Module build failed: TypeError: this.getOptions is not a function

–Sage10.–

Finds out this is sage 9

When I do ‘yarn start’, I get this issue:

error in ./resources/assets/styles/main.scss

Module build failed: TypeError: this.getOptions is not a function
at Object.loader (/Users/Dorota/Desktop/WebDev/0Client/WordPress-System/wp-content/themes/wordpress-system-demo/node_modules/postcss-loader/dist/index.js:38:24)

@ ./resources/assets/styles/main.scss 2:14-355 21:1-42:3 22:19-360
@ multi ./resources/assets/build/util/…/helpers/hmr-client.js ./scripts/main.js ./styles/main.scss

The main file looks like this:

   @tailwind base;
   @tailwind components;
   @tailwind utilities;
   //@import "components/buttons";

And I’ve tried to install uninstall, do X and do Y, but I can’t seem to make this work

Not sure what to do at this point.

Are you using Sage 9 or 10? For Sage 9 there is an update branch that should fix all the build issues:

Sage10.

Yeah, I know. I used that one. So I assume its best to use Sage 9, since Sage 10 is too broken.

So I tried to build this with Sage 10 and it just works fine.

  1. composer create-project roots/sage your-theme-name dev-master
    (y)
  2. cd your-theme-name
  3. nvm use lts/* && npm install -g npm
  4. npm install
  5. (Put the styles you posted about into resources/styles/app.scss).
  6. npm run build

If you are wondering what nvm is, well, it is a node version manager tool (there are also others but I prefer this one): https://github.com/nvm-sh/nvm. lts/* means that the latest LTS node version branch should be used which is maintained for long times and should be very stable. npm install -g npm self-upgrades npm as with node often an outdated npm is shipped. This can also alleviate lots of issues.

What OS are you using? OS X? Windows? Linux?

1 Like

I’m slightly confused.

I’m using ‘v14.16.0’ Long term support, right.

Currently mac OS Mojave - 10.14.6. However, in a week I’d be using Windows.

Why do we put it in app.scss? Since app.scss doesn’t exist, so we need to change the main.scss into app.scss, does it change if we re-name the folder name?

I’m sure I’ve did what you said, but that doesn’t seem to work.

Ah, I see. I assumed that you are using Sage 10 now. Well, apparently you use Sage 9.x update branch.
If it work fine with Sage 10 you should use it. So try this again with Sage 10.

Also update npm using npm install -g npm.

1 Like

I am using Sage 10 the whole time on this threat.

WAIT! I am NOT! I just checked package.json… It says " “version”: “9.0.10”," - men, this is so confusign!
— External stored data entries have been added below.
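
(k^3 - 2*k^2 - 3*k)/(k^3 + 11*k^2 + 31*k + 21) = k*(k - 3)/(k^2 + 10*k + 21)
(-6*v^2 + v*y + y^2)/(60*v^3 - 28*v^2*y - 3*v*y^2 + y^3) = (3*v + y)/(-30*v^2 - v*y + y^2)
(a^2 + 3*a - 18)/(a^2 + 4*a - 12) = (a - 3)/(a - 2)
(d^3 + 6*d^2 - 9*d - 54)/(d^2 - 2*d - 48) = (d^2 - 9)/(d - 8)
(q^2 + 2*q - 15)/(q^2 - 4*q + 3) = (q + 5)/(q - 1)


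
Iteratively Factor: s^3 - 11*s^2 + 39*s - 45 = (s - 5)*(s^2 - 6*s + 9) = (s - 5)*(s - 3)*(s - 3)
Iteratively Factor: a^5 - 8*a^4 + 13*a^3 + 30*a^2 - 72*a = (a)*(a^4 - 8*a^3 + 13*a^2 + 30*a - 72) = a*(a - 4)*(a^3 - 4*a^2 - 3*a + 18) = a*(a - 4)*(a + 2)*(a^2 - 6*a + 9) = a*(a - 4)*(a - 3)*(a + 2)*(a - 3)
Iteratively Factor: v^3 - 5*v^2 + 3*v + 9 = (v - 3)*(v^2 - 2*v - 3) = (v - 3)*(v + 1)*(v - 3)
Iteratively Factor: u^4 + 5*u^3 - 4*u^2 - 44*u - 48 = (u + 4)*(u^3 + u^2 - 8*u - 12) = (u + 2)*(u + 4)*(u^2 - u - 6) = (u + 2)^2*(u + 4)*(u - 3)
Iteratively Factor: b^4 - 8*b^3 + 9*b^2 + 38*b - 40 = (b - 1)*(b^3 - 7*b^2 + 2*b + 40) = (b - 1)*(b + 2)*(b^2 - 9*b + 20) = (b - 5)*(b - 1)*(b + 2)*(b - 4)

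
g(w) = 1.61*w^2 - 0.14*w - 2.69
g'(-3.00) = -9.80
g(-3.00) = 12.22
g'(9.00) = 28.84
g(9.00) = 126.46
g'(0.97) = 2.98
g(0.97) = -1.31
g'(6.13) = 19.60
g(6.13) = 56.95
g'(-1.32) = -4.39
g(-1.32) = 0.30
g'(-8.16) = -26.42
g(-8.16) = 105.66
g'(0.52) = 1.53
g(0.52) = -2.33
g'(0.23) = 0.60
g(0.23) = -2.64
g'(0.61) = 1.82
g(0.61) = -2.18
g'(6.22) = 19.89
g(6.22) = 58.73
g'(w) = 3.22*w - 0.14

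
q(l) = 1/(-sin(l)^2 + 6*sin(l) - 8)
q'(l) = (2*sin(l)*cos(l) - 6*cos(l))/(-sin(l)^2 + 6*sin(l) - 8)^2 = 2*(sin(l) - 3)*cos(l)/(sin(l)^2 - 6*sin(l) + 8)^2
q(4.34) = -0.07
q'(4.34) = 0.01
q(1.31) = -0.32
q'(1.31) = -0.11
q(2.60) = -0.19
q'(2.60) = 0.16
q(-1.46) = -0.07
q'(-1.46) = -0.00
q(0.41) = -0.17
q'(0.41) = -0.14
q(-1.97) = -0.07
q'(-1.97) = 0.01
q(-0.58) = -0.09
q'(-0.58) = -0.04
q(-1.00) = -0.07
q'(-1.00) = -0.02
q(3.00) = -0.14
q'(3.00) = 0.11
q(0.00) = -0.12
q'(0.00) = -0.09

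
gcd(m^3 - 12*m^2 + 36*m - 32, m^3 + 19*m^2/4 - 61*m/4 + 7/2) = m - 2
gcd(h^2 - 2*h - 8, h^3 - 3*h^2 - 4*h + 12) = h + 2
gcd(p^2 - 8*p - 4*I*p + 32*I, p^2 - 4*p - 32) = p - 8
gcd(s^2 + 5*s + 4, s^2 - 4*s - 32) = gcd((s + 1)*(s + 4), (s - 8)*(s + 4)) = s + 4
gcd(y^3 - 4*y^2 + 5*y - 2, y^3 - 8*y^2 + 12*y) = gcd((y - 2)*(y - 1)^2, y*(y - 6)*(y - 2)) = y - 2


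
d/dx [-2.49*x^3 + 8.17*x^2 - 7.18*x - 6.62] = -7.47*x^2 + 16.34*x - 7.18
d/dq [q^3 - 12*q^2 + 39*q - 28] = 3*q^2 - 24*q + 39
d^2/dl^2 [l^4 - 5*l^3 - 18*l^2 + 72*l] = 12*l^2 - 30*l - 36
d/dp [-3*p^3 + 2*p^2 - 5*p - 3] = -9*p^2 + 4*p - 5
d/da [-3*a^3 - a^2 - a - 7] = -9*a^2 - 2*a - 1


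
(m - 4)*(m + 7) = m^2 + 3*m - 28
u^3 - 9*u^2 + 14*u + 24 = (u - 6)*(u - 4)*(u + 1)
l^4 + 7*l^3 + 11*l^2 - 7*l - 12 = (l - 1)*(l + 1)*(l + 3)*(l + 4)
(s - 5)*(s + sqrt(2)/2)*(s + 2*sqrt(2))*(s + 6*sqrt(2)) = s^4 - 5*s^3 + 17*sqrt(2)*s^3/2 - 85*sqrt(2)*s^2/2 + 32*s^2 - 160*s + 12*sqrt(2)*s - 60*sqrt(2)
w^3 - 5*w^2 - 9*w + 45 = (w - 5)*(w - 3)*(w + 3)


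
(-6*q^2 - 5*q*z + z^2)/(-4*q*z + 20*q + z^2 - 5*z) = (6*q^2 + 5*q*z - z^2)/(4*q*z - 20*q - z^2 + 5*z)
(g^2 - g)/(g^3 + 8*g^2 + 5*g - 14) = g/(g^2 + 9*g + 14)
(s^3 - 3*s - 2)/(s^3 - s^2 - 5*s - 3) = (s - 2)/(s - 3)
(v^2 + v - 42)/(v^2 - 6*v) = (v + 7)/v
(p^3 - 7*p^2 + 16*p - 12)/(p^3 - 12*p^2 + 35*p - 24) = (p^2 - 4*p + 4)/(p^2 - 9*p + 8)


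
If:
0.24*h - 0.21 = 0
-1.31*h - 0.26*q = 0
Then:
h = 0.88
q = -4.41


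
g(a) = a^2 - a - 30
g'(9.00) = 17.00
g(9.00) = 42.00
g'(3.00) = 5.00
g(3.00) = -24.00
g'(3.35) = 5.70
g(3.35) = -22.13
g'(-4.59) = -10.18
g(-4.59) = -4.34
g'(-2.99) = -6.98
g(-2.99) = -18.07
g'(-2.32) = -5.64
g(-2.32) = -22.30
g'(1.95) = 2.90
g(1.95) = -28.15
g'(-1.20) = -3.40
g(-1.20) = -27.36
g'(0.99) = 0.98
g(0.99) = -30.01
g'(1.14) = 1.28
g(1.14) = -29.84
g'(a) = 2*a - 1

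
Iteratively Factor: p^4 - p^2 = (p)*(p^3 - p) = p*(p + 1)*(p^2 - p) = p^2*(p + 1)*(p - 1)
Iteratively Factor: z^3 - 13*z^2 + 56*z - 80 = (z - 4)*(z^2 - 9*z + 20) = (z - 5)*(z - 4)*(z - 4)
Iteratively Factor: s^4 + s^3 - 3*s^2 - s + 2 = (s - 1)*(s^3 + 2*s^2 - s - 2) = (s - 1)*(s + 2)*(s^2 - 1) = (s - 1)*(s + 1)*(s + 2)*(s - 1)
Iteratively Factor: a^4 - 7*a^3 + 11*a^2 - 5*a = (a - 5)*(a^3 - 2*a^2 + a) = (a - 5)*(a - 1)*(a^2 - a) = a*(a - 5)*(a - 1)*(a - 1)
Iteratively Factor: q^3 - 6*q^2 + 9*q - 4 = (q - 1)*(q^2 - 5*q + 4) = (q - 4)*(q - 1)*(q - 1)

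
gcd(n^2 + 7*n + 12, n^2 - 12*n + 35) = 1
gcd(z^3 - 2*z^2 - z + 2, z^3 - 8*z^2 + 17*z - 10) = z^2 - 3*z + 2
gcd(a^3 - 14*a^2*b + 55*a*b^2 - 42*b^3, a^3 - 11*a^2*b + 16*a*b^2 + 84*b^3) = a^2 - 13*a*b + 42*b^2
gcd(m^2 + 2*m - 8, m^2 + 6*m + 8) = m + 4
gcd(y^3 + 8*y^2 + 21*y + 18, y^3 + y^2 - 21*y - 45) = y^2 + 6*y + 9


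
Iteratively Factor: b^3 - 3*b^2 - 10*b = (b - 5)*(b^2 + 2*b) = (b - 5)*(b + 2)*(b)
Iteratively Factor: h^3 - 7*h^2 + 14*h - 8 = (h - 4)*(h^2 - 3*h + 2) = (h - 4)*(h - 1)*(h - 2)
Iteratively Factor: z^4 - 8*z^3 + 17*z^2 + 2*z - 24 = (z - 4)*(z^3 - 4*z^2 + z + 6) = (z - 4)*(z + 1)*(z^2 - 5*z + 6) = (z - 4)*(z - 3)*(z + 1)*(z - 2)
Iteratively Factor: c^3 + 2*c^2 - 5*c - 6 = (c + 3)*(c^2 - c - 2) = (c - 2)*(c + 3)*(c + 1)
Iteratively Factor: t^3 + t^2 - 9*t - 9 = (t + 1)*(t^2 - 9) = (t - 3)*(t + 1)*(t + 3)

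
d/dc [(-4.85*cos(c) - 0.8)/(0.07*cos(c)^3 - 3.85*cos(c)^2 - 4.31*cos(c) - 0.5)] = (-0.679*cos(c)^3 + 18.5045*cos(c)^2 + 6.16*cos(c) + 1.023)*sin(c)/(0.0049*cos(c)^6 - 0.539*cos(c)^5 + 14.2191*cos(c)^4 + 33.117*cos(c)^3 + 22.4261*cos(c)^2 + 4.31*cos(c) + 0.25)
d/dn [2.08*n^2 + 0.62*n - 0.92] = 4.16*n + 0.62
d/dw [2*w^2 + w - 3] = 4*w + 1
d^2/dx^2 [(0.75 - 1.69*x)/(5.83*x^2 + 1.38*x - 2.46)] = (-(1.69*x - 0.75)*(11.66*x + 1.38)*(23.32*x + 2.76) + (59.1162*x - 4.0806)*(5.83*x^2 + 1.38*x - 2.46))/(5.83*x^2 + 1.38*x - 2.46)^3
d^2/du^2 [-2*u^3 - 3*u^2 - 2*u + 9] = -12*u - 6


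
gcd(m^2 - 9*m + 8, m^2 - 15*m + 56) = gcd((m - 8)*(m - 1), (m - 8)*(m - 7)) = m - 8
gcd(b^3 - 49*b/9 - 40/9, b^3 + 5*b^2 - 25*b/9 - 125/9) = b + 5/3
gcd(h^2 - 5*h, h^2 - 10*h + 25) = h - 5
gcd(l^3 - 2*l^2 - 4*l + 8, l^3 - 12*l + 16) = l^2 - 4*l + 4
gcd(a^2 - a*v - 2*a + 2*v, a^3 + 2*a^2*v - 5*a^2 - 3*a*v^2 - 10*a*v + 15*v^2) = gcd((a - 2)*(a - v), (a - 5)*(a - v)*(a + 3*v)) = -a + v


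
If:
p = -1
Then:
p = -1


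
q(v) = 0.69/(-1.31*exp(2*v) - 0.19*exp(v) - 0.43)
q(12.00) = 0.00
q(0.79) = -0.10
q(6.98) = -0.00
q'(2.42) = 0.01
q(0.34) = -0.21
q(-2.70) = -1.54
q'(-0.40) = 0.69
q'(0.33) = 0.35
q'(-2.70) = 0.08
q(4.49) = -0.00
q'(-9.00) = 0.00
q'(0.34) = 0.35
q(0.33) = -0.21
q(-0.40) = -0.60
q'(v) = 0.69*(2.62*exp(2*v) + 0.19*exp(v))/(-1.31*exp(2*v) - 0.19*exp(v) - 0.43)^2 = (1.8078*exp(v) + 0.1311)*exp(v)/(1.31*exp(2*v) + 0.19*exp(v) + 0.43)^2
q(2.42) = -0.00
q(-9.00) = -1.60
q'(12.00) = 0.00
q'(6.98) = 0.00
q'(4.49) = 0.00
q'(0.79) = 0.17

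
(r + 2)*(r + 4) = r^2 + 6*r + 8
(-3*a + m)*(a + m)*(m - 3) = -3*a^2*m + 9*a^2 - 2*a*m^2 + 6*a*m + m^3 - 3*m^2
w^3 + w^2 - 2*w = w*(w - 1)*(w + 2)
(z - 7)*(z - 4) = z^2 - 11*z + 28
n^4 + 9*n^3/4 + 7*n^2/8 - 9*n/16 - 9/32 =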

Why don’t they update their docs?!

So I though I was using Sage 10. It finds out I wasn’t xd

This is so frustrating xd

Let me… alwaysblank says its sage 10… What version of sage is a reliable one?

So is this sage 10 named as 9,0,10 or sage 9?

I’m soo confused.

I don’t know what am even looking at now.

When you create a new sage project using composer (the recommended approach) you can either install 9 or 10.

For 9 without update branch you can use this command:
composer create-project roots/sage your-theme-name

For 9 update branch (the GitHub repo for the update branch that hadn’t been merged yet):
composer create-project roots/sage your-theme-name dev-webpack5 --repository='{"type":"vcs","url":"https://github.com/strarsis/sage"}'

For Sage 10 you use dev-master:
composer create-project roots/sage your-theme-name dev-master

So I would recommend that you create a new Sage 10 project using the command above and then copy your styles over (if there are any yet) and try building it there.

1 Like

Awesome! Thank you soo much!

It seems it works! I like that it has TailwindCSS as default too :slight_smile:

Now I can finally rock. Hopefully. Hopefully, it will work on windows, but with WSL I should be just fine right?

Yes, I use Sage 9 and Sage 10 on WSL 2 on a regular basis, for two years or so.
I use WSL 2 Ubuntu 20.x LTS on Windows 10.
You can even install it directly as an “app” using the Microsoft Store.

Edit: Hm, one thing though: Although WSL 2 got much better compatibility with Docker and Vagrant,
WSL 1 currently got faster I/O for accessing the host disks. So when you are using WSL 2, for increased performance, you should put your files onto ~/src. I am also using a self-hosted GitLab for my code, so I can just push/clone from it anyway.

https://roots.io/docs/getting-started/windows/#working-with-trellis

1 Like

This topic was automatically closed after 42 days. New replies are no longer allowed.